Believe it or not, overfeeding IS possible. It can happen because a caregiver missed fullness cues, because your baby drank too quickly, or simply because your little one wanted to suck for comfort or to fall asleep.
What happens if a baby drinks too much formula?
It may sound alarming at first that your baby could be drinking too much formula.
While overfeeding may come with a whole host of inconveniences like increased burping and more frequent bowel movements, the good news is that it is not especially dangerous. If it becomes a pattern, however, it can lead to increased weight gain and a great chance at obesity.
According to the American Academy of Pediatrics, formula-fed babies should consume 2½ ounces of formula a day for every pound of body weight. Don’t forget to take into consideration any breastmilk they may be receiving throughout the day as well.
Overfeeding can be prevented by paying close attention to your baby’s feeding cues, offering a pacifier when you suspect your little one is no longer hungry but wishes to suck, and finding new ways to help soothe your baby to sleep such as rocking or swaddling.
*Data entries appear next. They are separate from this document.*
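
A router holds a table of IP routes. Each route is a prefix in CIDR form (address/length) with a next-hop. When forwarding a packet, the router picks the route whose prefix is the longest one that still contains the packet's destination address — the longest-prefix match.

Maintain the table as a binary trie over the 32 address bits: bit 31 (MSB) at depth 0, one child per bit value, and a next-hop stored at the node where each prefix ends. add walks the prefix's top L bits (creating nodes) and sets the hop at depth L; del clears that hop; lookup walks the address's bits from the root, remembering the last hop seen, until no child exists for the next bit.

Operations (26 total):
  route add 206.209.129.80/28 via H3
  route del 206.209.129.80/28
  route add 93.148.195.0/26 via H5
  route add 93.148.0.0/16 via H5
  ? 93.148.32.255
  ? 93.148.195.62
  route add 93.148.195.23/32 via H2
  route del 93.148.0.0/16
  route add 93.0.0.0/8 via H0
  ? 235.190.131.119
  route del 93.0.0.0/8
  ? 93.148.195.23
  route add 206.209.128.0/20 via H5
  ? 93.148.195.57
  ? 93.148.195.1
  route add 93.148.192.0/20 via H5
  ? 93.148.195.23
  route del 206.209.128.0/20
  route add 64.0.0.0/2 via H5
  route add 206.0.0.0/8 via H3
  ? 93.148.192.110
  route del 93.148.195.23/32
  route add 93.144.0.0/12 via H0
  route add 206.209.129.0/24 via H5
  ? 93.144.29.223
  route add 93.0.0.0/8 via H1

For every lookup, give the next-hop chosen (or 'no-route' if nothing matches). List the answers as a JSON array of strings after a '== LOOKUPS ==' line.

Process each operation:
  add 206.209.129.80/28 -> H3 at depth 28
  - 206.209.129.80/28 clear@28
  add 93.148.195.0/26 -> H5 at depth 26
  add 93.148.0.0/16 -> H5 at depth 16
  lookup 93.148.32.255: bits 0101110110010100 walk d0:-→d1:-→d2:-→d3:-→d4:-→d5:-→d6:-→d7:-→d8:-→d9:-→d10:-→d11:-→d12:-→d13:-→d14:-→d15:-→d16:H5 -> H5
  lookup 93.148.195.62: bits 01011101100101001100001100 walk d0:-→d1:-→d2:-→d3:-→d4:-→d5:-→d6:-→d7:-→d8:-→d9:-→d10:-→d11:-→d12:-→d13:-→d14:-→d15:-→d16:H5→d17:-→d18:-→d19:-→d20:-→d21:-→d22:-→d23:-→d24:-→d25:-→d26:H5 -> H5
  add 93.148.195.23/32 -> H2 at depth 32
  - 93.148.0.0/16 clear@16
  add 93.0.0.0/8 -> H0 at depth 8
  lookup 235.190.131.119: bits 11 walk d0:-→d1:-→d2:- -> no-route
  - 93.0.0.0/8 clear@8
  lookup 93.148.195.23: bits 01011101100101001100001100010111 walk d0:-→d1:-→d2:-→d3:-→d4:-→d5:-→d6:-→d7:-→d8:-→d9:-→d10:-→d11:-→d12:-→d13:-→d14:-→d15:-→d16:-→d17:-→d18:-→d19:-→d20:-→d21:-→d22:-→d23:-→d24:-→d25:-→d26:H5→d27:-→d28:-→d29:-→d30:-→d31:-→d32:H2 -> H2
  add 206.209.128.0/20 -> H5 at depth 20
  lookup 93.148.195.57: bits 01011101100101001100001100 walk d0:-→d1:-→d2:-→d3:-→d4:-→d5:-→d6:-→d7:-→d8:-→d9:-→d10:-→d11:-→d12:-→d13:-→d14:-→d15:-→d16:-→d17:-→d18:-→d19:-→d20:-→d21:-→d22:-→d23:-→d24:-→d25:-→d26:H5 -> H5
  lookup 93.148.195.1: bits 010111011001010011000011000 walk d0:-→d1:-→d2:-→d3:-→d4:-→d5:-→d6:-→d7:-→d8:-→d9:-→d10:-→d11:-→d12:-→d13:-→d14:-→d15:-→d16:-→d17:-→d18:-→d19:-→d20:-→d21:-→d22:-→d23:-→d24:-→d25:-→d26:H5→d27:- -> H5
  add 93.148.192.0/20 -> H5 at depth 20
  lookup 93.148.195.23: bits 01011101100101001100001100010111 walk d0:-→d1:-→d2:-→d3:-→d4:-→d5:-→d6:-→d7:-→d8:-→d9:-→d10:-→d11:-→d12:-→d13:-→d14:-→d15:-→d16:-→d17:-→d18:-→d19:-→d20:H5→d21:-→d22:-→d23:-→d24:-→d25:-→d26:H5→d27:-→d28:-→d29:-→d30:-→d31:-→d32:H2 -> H2
  - 206.209.128.0/20 clear@20
  add 64.0.0.0/2 -> H5 at depth 2
  add 206.0.0.0/8 -> H3 at depth 8
  lookup 93.148.192.110: bits 0101110110010100110000 walk d0:-→d1:-→d2:H5→d3:-→d4:-→d5:-→d6:-→d7:-→d8:-→d9:-→d10:-→d11:-→d12:-→d13:-→d14:-→d15:-→d16:-→d17:-→d18:-→d19:-→d20:H5→d21:-→d22:- -> H5
  - 93.148.195.23/32 clear@32
  add 93.144.0.0/12 -> H0 at depth 12
  add 206.209.129.0/24 -> H5 at depth 24
  lookup 93.144.29.223: bits 0101110110010 walk d0:-→d1:-→d2:H5→d3:-→d4:-→d5:-→d6:-→d7:-→d8:-→d9:-→d10:-→d11:-→d12:H0→d13:- -> H0
  add 93.0.0.0/8 -> H1 at depth 8

== LOOKUPS ==
["H5","H5","no-route","H2","H5","H5","H2","H5","H0"]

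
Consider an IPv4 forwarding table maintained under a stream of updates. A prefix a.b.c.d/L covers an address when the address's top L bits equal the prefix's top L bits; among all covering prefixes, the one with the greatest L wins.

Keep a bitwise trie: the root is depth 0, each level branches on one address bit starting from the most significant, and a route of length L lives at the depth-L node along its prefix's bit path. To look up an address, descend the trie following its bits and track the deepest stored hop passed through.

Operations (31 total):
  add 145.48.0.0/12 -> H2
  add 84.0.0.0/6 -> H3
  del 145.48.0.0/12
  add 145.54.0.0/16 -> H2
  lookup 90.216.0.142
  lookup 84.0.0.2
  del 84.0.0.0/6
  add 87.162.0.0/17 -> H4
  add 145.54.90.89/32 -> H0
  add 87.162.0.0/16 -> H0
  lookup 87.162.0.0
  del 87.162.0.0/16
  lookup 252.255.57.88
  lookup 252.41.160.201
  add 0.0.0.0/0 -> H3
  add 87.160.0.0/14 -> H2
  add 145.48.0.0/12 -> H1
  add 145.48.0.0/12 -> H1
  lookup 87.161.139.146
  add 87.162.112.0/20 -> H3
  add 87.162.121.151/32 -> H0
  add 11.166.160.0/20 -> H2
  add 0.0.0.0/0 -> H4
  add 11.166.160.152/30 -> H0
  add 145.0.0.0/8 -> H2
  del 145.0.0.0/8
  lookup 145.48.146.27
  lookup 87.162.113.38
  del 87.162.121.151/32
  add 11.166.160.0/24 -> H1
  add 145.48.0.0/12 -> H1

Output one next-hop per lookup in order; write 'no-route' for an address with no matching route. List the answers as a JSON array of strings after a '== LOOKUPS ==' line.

Trace:
  + 145.48.0.0/12 (H2) depth=12
  + 84.0.0.0/6 (H3) depth=6
  del 145.48.0.0/12 (clear depth 12)
  + 145.54.0.0/16 (H2) depth=16
  lookup 90.216.0.142: bits 0101 walk d0:-→d1:-→d2:-→d3:-→d4:- -> no-route
  lookup 84.0.0.2: bits 010101 walk d0:-→d1:-→d2:-→d3:-→d4:-→d5:-→d6:H3 -> H3
  del 84.0.0.0/6 (clear depth 6)
  + 87.162.0.0/17 (H4) depth=17
  + 145.54.90.89/32 (H0) depth=32
  + 87.162.0.0/16 (H0) depth=16
  lookup 87.162.0.0: bits 01010111101000100 walk d0:-→d1:-→d2:-→d3:-→d4:-→d5:-→d6:-→d7:-→d8:-→d9:-→d10:-→d11:-→d12:-→d13:-→d14:-→d15:-→d16:H0→d17:H4 -> H4
  del 87.162.0.0/16 (clear depth 16)
  lookup 252.255.57.88: bits 1 walk d0:-→d1:- -> no-route
  lookup 252.41.160.201: bits 1 walk d0:-→d1:- -> no-route
  + 0.0.0.0/0 (H3) depth=0
  + 87.160.0.0/14 (H2) depth=14
  + 145.48.0.0/12 (H1) depth=12
  + 145.48.0.0/12 (H1) depth=12
  lookup 87.161.139.146: bits 01010111101000 walk d0:H3→d1:-→d2:-→d3:-→d4:-→d5:-→d6:-→d7:-→d8:-→d9:-→d10:-→d11:-→d12:-→d13:-→d14:H2 -> H2
  + 87.162.112.0/20 (H3) depth=20
  + 87.162.121.151/32 (H0) depth=32
  + 11.166.160.0/20 (H2) depth=20
  + 0.0.0.0/0 (H4) depth=0
  + 11.166.160.152/30 (H0) depth=30
  + 145.0.0.0/8 (H2) depth=8
  del 145.0.0.0/8 (clear depth 8)
  lookup 145.48.146.27: bits 1001000100110 walk d0:H4→d1:-→d2:-→d3:-→d4:-→d5:-→d6:-→d7:-→d8:-→d9:-→d10:-→d11:-→d12:H1→d13:- -> H1
  lookup 87.162.113.38: bits 01010111101000100111 walk d0:H4→d1:-→d2:-→d3:-→d4:-→d5:-→d6:-→d7:-→d8:-→d9:-→d10:-→d11:-→d12:-→d13:-→d14:H2→d15:-→d16:-→d17:H4→d18:-→d19:-→d20:H3 -> H3
  del 87.162.121.151/32 (clear depth 32)
  + 11.166.160.0/24 (H1) depth=24
  + 145.48.0.0/12 (H1) depth=12

== LOOKUPS ==
["no-route","H3","H4","no-route","no-route","H2","H1","H3"]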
Husband Just Won’t Listen To My Wishes
Understanding the reasons behind your spouse’s actions is the first step towards productive communication and conflict resolution. It can be hard to address an issue if both sides haven’t had a chance to sit down and really get to the bottom of why each party feels the way they do.
There are a number of reasons why your spouse may be defaulting to formula when feeding your baby. Some of these reasons include a desire to bond with your baby, a belief that formula is healthier, lack of knowledge of how to prepare stored breastmilk, a desire to feel involved in parenting decisions, or even out of concern for seeing you struggle with a difficult breastfeeding relationship. Once you know the reasons for your husband’s actions, you can work on creating a compromise or solution that works for both of you and address both of your concerns.
If you have tried all of that, it may be time to bring in outside help such as a pediatrician, lactation consultant, local La Leche League group, postpartum doula, or knowledgeable family member. These professionals can often make recommendations for things that can help resolve any nursing issues. Schedule adjustments, workplace accommodations for pumping, the right training on latch, access to the right equipment such as breastmilk storage freezers or hospital-grade pumps, can make all the difference.
Receiving the counsel of others may even help bring a reluctant spouse on board to the vision you have for your breastfeeding journey. Although you may have done the hours of research, consider that your spouse likely hasn’t, and they just want to ensure that the best possible decision is being made for your family.
In some cases though, you may need to learn how to pick your battles and just work at trying your best to breastfeed as much as possible when you can. At the end of the day, your family is what’s most important and this issue could be just the first of many issues you will disagree on over the years as parents.